Nuove turbolenze nel mercato aeronautico italiano: Ryanair, primo vettore per passeggeri trasportati sulle rotte internazionali da/per l’Italia e secondo, dopo la nuova Alitalia, sulle rotte domestiche, ha comunicato la sospensione dal prossimo 23 gennaio di tutti i voli sulle rotte interne italiane in reazione alla richiesta dell’Enac, l’ente di regolazione tecnica del trasporto aereo, che impone a Ryanair di accettare una molteplicità di documenti per l’identificazione dei passeggeri al momento dell’imbarco.

La questione, in sintesi, è la seguente: Ryanair, che effettua check in solo online, richiede per l’imbarco su voli nazionali la stessa tipologia di documenti prevista a livello comunitario per quelli internazionali, cioè carta d’identità o passaporto, mentre l’Enac, applicando una norma nazionale che fu approvata con ben altri intenti (quello di semplificare i rapporti tra cittadino e P.A.), richiede che tutti i vettori accettino anche altre tipologie, quali ad esempio le patenti di guida, le patenti nautiche e, sembrerebbe, persino le licenza di pesca.

Ryanair si rifiuta, sostenendo che tali tipologie abbasserebbero gli standard di sicurezza, e ha conseguentemente sospeso tutti i suoi voli nazionali dal prossimo 23 gennaio, interrompendo le prenotazioni e comunicando la decisione ai passeggeri già prenotati. Ryanair ritiene illegittima la posizione di Enac ed è pur vero che accanto alla motivazione ufficiale vi è probabilmente anche il fatto che non intende accollarsi i costi per adeguare le sue procedure, ma si tratta di una posizione ragionevole per un vettore che ha fatto dei voli a prezzi stracciati il suo cavallo di battaglia e ha reso il trasporto aereo alla portata di tutte le tasche. L’Enac d’altra parte si affida alle norme italiane per giustificare la propria posizione.

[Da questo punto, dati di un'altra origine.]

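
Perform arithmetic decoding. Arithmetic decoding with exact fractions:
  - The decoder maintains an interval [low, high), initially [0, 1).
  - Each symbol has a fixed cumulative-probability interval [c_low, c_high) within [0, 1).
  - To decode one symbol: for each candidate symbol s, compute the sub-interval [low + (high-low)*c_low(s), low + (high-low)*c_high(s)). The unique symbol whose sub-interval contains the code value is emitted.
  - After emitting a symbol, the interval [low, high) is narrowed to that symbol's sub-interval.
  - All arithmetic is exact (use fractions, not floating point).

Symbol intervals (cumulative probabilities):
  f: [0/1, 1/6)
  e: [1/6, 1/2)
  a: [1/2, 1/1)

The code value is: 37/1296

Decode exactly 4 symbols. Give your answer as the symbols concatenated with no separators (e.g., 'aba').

Answer: feff

Derivation:
Step 1: interval [0/1, 1/1), width = 1/1 - 0/1 = 1/1
  'f': [0/1 + 1/1*0/1, 0/1 + 1/1*1/6) = [0/1, 1/6) <- contains code 37/1296
  'e': [0/1 + 1/1*1/6, 0/1 + 1/1*1/2) = [1/6, 1/2)
  'a': [0/1 + 1/1*1/2, 0/1 + 1/1*1/1) = [1/2, 1/1)
  emit 'f', narrow to [0/1, 1/6)
Step 2: interval [0/1, 1/6), width = 1/6 - 0/1 = 1/6
  'f': [0/1 + 1/6*0/1, 0/1 + 1/6*1/6) = [0/1, 1/36)
  'e': [0/1 + 1/6*1/6, 0/1 + 1/6*1/2) = [1/36, 1/12) <- contains code 37/1296
  'a': [0/1 + 1/6*1/2, 0/1 + 1/6*1/1) = [1/12, 1/6)
  emit 'e', narrow to [1/36, 1/12)
Step 3: interval [1/36, 1/12), width = 1/12 - 1/36 = 1/18
  'f': [1/36 + 1/18*0/1, 1/36 + 1/18*1/6) = [1/36, 1/27) <- contains code 37/1296
  'e': [1/36 + 1/18*1/6, 1/36 + 1/18*1/2) = [1/27, 1/18)
  'a': [1/36 + 1/18*1/2, 1/36 + 1/18*1/1) = [1/18, 1/12)
  emit 'f', narrow to [1/36, 1/27)
Step 4: interval [1/36, 1/27), width = 1/27 - 1/36 = 1/108
  'f': [1/36 + 1/108*0/1, 1/36 + 1/108*1/6) = [1/36, 19/648) <- contains code 37/1296
  'e': [1/36 + 1/108*1/6, 1/36 + 1/108*1/2) = [19/648, 7/216)
  'a': [1/36 + 1/108*1/2, 1/36 + 1/108*1/1) = [7/216, 1/27)
  emit 'f', narrow to [1/36, 19/648)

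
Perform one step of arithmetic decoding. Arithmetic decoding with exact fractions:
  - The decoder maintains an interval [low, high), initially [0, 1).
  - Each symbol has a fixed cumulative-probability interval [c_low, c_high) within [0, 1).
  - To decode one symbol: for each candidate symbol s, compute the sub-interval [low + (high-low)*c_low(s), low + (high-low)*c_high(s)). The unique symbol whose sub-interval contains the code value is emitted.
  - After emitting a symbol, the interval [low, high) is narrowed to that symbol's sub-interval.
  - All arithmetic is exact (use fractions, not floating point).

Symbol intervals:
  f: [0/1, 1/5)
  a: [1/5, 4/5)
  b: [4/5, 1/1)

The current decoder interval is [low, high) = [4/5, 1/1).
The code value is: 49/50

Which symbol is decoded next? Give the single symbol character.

Answer: b

Derivation:
Interval width = high − low = 1/1 − 4/5 = 1/5
Scaled code = (code − low) / width = (49/50 − 4/5) / 1/5 = 9/10
  f: [0/1, 1/5) 
  a: [1/5, 4/5) 
  b: [4/5, 1/1) ← scaled code falls here ✓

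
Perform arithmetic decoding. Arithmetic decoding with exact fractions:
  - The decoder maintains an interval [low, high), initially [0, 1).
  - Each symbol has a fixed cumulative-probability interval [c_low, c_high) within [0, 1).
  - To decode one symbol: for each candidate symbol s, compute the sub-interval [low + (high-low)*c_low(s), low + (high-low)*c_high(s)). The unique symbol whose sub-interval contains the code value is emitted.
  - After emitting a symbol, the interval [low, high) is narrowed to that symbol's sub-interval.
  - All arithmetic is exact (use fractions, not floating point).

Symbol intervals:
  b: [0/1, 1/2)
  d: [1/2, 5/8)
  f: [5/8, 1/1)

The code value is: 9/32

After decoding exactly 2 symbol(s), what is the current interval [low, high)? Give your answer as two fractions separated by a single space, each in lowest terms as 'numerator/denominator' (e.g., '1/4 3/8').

Step 1: interval [0/1, 1/1), width = 1/1 - 0/1 = 1/1
  'b': [0/1 + 1/1*0/1, 0/1 + 1/1*1/2) = [0/1, 1/2) <- contains code 9/32
  'd': [0/1 + 1/1*1/2, 0/1 + 1/1*5/8) = [1/2, 5/8)
  'f': [0/1 + 1/1*5/8, 0/1 + 1/1*1/1) = [5/8, 1/1)
  emit 'b', narrow to [0/1, 1/2)
Step 2: interval [0/1, 1/2), width = 1/2 - 0/1 = 1/2
  'b': [0/1 + 1/2*0/1, 0/1 + 1/2*1/2) = [0/1, 1/4)
  'd': [0/1 + 1/2*1/2, 0/1 + 1/2*5/8) = [1/4, 5/16) <- contains code 9/32
  'f': [0/1 + 1/2*5/8, 0/1 + 1/2*1/1) = [5/16, 1/2)
  emit 'd', narrow to [1/4, 5/16)

Answer: 1/4 5/16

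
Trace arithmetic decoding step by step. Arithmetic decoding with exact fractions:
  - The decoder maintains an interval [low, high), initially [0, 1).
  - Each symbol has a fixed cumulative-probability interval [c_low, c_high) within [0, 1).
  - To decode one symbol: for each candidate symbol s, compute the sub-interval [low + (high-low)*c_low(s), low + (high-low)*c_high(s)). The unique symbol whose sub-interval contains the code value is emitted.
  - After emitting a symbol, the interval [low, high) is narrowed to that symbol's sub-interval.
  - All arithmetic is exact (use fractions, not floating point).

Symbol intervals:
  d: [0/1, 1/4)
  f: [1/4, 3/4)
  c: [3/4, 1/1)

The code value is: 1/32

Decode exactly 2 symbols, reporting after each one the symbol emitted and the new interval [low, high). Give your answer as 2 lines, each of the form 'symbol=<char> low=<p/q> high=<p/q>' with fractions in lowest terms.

Step 1: interval [0/1, 1/1), width = 1/1 - 0/1 = 1/1
  'd': [0/1 + 1/1*0/1, 0/1 + 1/1*1/4) = [0/1, 1/4) <- contains code 1/32
  'f': [0/1 + 1/1*1/4, 0/1 + 1/1*3/4) = [1/4, 3/4)
  'c': [0/1 + 1/1*3/4, 0/1 + 1/1*1/1) = [3/4, 1/1)
  emit 'd', narrow to [0/1, 1/4)
Step 2: interval [0/1, 1/4), width = 1/4 - 0/1 = 1/4
  'd': [0/1 + 1/4*0/1, 0/1 + 1/4*1/4) = [0/1, 1/16) <- contains code 1/32
  'f': [0/1 + 1/4*1/4, 0/1 + 1/4*3/4) = [1/16, 3/16)
  'c': [0/1 + 1/4*3/4, 0/1 + 1/4*1/1) = [3/16, 1/4)
  emit 'd', narrow to [0/1, 1/16)

Answer: symbol=d low=0/1 high=1/4
symbol=d low=0/1 high=1/16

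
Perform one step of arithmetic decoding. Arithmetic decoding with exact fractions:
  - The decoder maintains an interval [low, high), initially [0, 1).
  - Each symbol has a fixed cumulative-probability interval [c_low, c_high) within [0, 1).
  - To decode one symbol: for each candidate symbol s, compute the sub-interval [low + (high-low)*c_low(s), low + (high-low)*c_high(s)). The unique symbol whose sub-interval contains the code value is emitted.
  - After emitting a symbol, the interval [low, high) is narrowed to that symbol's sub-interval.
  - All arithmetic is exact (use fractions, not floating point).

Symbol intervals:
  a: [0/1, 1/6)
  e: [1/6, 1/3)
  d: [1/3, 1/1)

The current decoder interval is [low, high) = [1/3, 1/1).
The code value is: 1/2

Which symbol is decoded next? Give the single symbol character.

Answer: e

Derivation:
Interval width = high − low = 1/1 − 1/3 = 2/3
Scaled code = (code − low) / width = (1/2 − 1/3) / 2/3 = 1/4
  a: [0/1, 1/6) 
  e: [1/6, 1/3) ← scaled code falls here ✓
  d: [1/3, 1/1) 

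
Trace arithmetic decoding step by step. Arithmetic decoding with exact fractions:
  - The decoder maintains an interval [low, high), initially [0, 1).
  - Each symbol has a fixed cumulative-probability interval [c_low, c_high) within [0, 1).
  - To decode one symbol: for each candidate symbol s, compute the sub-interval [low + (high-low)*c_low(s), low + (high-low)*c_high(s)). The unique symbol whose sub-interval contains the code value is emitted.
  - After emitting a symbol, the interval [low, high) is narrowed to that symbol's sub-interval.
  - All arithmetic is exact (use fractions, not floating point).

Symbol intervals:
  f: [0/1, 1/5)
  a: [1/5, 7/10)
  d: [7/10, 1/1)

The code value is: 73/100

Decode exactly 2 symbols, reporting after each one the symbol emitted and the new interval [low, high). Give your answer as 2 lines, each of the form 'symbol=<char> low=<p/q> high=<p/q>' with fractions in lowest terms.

Answer: symbol=d low=7/10 high=1/1
symbol=f low=7/10 high=19/25

Derivation:
Step 1: interval [0/1, 1/1), width = 1/1 - 0/1 = 1/1
  'f': [0/1 + 1/1*0/1, 0/1 + 1/1*1/5) = [0/1, 1/5)
  'a': [0/1 + 1/1*1/5, 0/1 + 1/1*7/10) = [1/5, 7/10)
  'd': [0/1 + 1/1*7/10, 0/1 + 1/1*1/1) = [7/10, 1/1) <- contains code 73/100
  emit 'd', narrow to [7/10, 1/1)
Step 2: interval [7/10, 1/1), width = 1/1 - 7/10 = 3/10
  'f': [7/10 + 3/10*0/1, 7/10 + 3/10*1/5) = [7/10, 19/25) <- contains code 73/100
  'a': [7/10 + 3/10*1/5, 7/10 + 3/10*7/10) = [19/25, 91/100)
  'd': [7/10 + 3/10*7/10, 7/10 + 3/10*1/1) = [91/100, 1/1)
  emit 'f', narrow to [7/10, 19/25)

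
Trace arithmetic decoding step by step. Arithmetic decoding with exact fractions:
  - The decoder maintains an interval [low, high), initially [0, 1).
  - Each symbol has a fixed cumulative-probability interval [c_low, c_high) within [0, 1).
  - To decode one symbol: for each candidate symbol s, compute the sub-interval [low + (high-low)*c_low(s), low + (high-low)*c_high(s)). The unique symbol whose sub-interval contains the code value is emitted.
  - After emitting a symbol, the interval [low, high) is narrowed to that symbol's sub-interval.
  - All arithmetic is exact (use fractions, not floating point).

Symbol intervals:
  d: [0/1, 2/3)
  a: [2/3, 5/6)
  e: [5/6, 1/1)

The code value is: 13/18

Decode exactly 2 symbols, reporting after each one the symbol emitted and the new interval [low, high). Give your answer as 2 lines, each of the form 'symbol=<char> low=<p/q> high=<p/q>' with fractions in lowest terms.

Step 1: interval [0/1, 1/1), width = 1/1 - 0/1 = 1/1
  'd': [0/1 + 1/1*0/1, 0/1 + 1/1*2/3) = [0/1, 2/3)
  'a': [0/1 + 1/1*2/3, 0/1 + 1/1*5/6) = [2/3, 5/6) <- contains code 13/18
  'e': [0/1 + 1/1*5/6, 0/1 + 1/1*1/1) = [5/6, 1/1)
  emit 'a', narrow to [2/3, 5/6)
Step 2: interval [2/3, 5/6), width = 5/6 - 2/3 = 1/6
  'd': [2/3 + 1/6*0/1, 2/3 + 1/6*2/3) = [2/3, 7/9) <- contains code 13/18
  'a': [2/3 + 1/6*2/3, 2/3 + 1/6*5/6) = [7/9, 29/36)
  'e': [2/3 + 1/6*5/6, 2/3 + 1/6*1/1) = [29/36, 5/6)
  emit 'd', narrow to [2/3, 7/9)

Answer: symbol=a low=2/3 high=5/6
symbol=d low=2/3 high=7/9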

Chi ha ragione? Da un punto di vista strettamente normativo sicuramente l’Enac, dato che se c’è una legge in tal senso va rispettata. Tuttavia non ci si può sottrarre a un esercizio di valutazione della norma: la legalità è il rispetto delle leggi, ma le leggi che vogliono farsi rispettare dai cittadini debbono anche essere eque e razionali, come già Aristotele aveva ben chiaro nell’Etica Nicomachea: “È giusto sia ciò che è legale sia ciò che è imparziale, è ingiusto sia ciò che è illegale sia ciò che è iniquo”.

Rispettare la legge è giusto, ma anche la legge che rispettiamo deve essere equa e razionale. Ci si attende quindi che se una legge ha contenuti non più attuali, perché divenuti nel tempo controproducenti o assurdi, dovrebbe essere cambiata al più presto e che un ente di regolazione dovrebbe, sulla base della sua competenza tecnica, chiedere con urgenza tali modifiche al legislatore anziché correre il rischio che l’applicazione delle norme generi effetti non previsti e non desiderati dallo stesso legislatore che le aveva emanate.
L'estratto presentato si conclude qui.